Adobe Flash – My favorite tool of choice. I like its flexibility in making the interactive assets I need for the course and not being constrained by prepackaged interactives that come with many e-learning development tools. In this case I am making the course itself in Flash. This includes each page, characters, animation, and interactive elements with the exception of the software simulations (sims) and the final assessment/quiz.
Adobe Captivate – The course will contain many “try me” sims for a software upgrade in which we are implementing. I am developing these in Captivate, which in my opinion is the best out there for creating software sims. Each sim will launch in a new window from the Flash course. Keeping these in a separate folder and launched as individual SWFs will also help keep the file size and load time down.
Articulate – Presenter and Quizmaker are providing the assessment and an ease of packaging it as a SCORM compliant course. What I like is the ease of developing an assessment in Quizmaker. In this case I will take my Flash course and import the SWF to the first page of Articulate Presenter. A single button in my menu, called Knowledge Check, will move the user from the Presenter page containing the course SWF to the second page where the assessment begins. The ability to have a Flash button, or menu, work within Presenter was the kicker. This allowed me to get the best of both worlds; Flash and using Articulate to create the assessment and SCORM packaging. Here is a tutorial from Screenr that shows how you can make a Flash menu that will change slides in Presenter.
Currently, I am involved in creating simulations for a new system application. This is something I have done a lot of over the years. And I have learned quite a bit, but the hard way. To avoid the problems I encountered in the past, I strongly suggest making the following considerations prior to developing software or system application simulations.
- Have access to a “test” system to capture the sim’s screens. If there is not a test system and you must capture screens in a live system, identify all the tasks you can or cannot do without adverse effects on the system or its data.
- Is there sensitive data or information on the system (test or live) that should not be displayed on the simulation? Can dummy data be added for the sake of the simulation? If not, you may need to alter the captured screens with a graphics editor to eliminate and replace sensitive data.
- Is the system you are using when capturing the screens exactly as it will appear when it is “live?” The graphic user interface (GUI) and functions should replicate what the user will actually experience when they start using the actual system.
- Determine the end users’ computer specifications. What is their bandwidth, browser type, Flash player version, etc.? These will all determine how you develop the sims and what software(s) you choose for sim development. For example, some development software may require certain players or plug-ins your users do not currently have or they may have low bandwidth causing the very slow download of the Captivate sim you built, etc.

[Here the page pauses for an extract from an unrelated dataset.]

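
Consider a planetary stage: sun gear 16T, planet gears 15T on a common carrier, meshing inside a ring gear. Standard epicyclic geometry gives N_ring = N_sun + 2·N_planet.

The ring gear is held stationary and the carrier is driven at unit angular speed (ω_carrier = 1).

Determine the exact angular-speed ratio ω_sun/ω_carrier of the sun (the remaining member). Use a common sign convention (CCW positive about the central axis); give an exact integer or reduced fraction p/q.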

- Timing of the course launch. Obviously training should occur prior to when people are expected to use the system, but retention can be an issue and I like people to be use the system soon after training
- Keep the course accessible. Users will probably find the sims to be great refreshers at a later time, so make sure it stays online and is easy to navigate. They should be able to launch the course on the fly and go directly to the sim they need. Make sure the course’s menu and navigation are very user-friendly.
- Provide job aids. If the system is not intuitive or the tasks taught are very complicated, the job aid can be a big help to the users after training.
- Coaching labs. If geography and resources allow, I like to also offer “training labs.” After attending the online training, system users can come into a computer lab and receive coaching on whatever issues they are having or still confused about.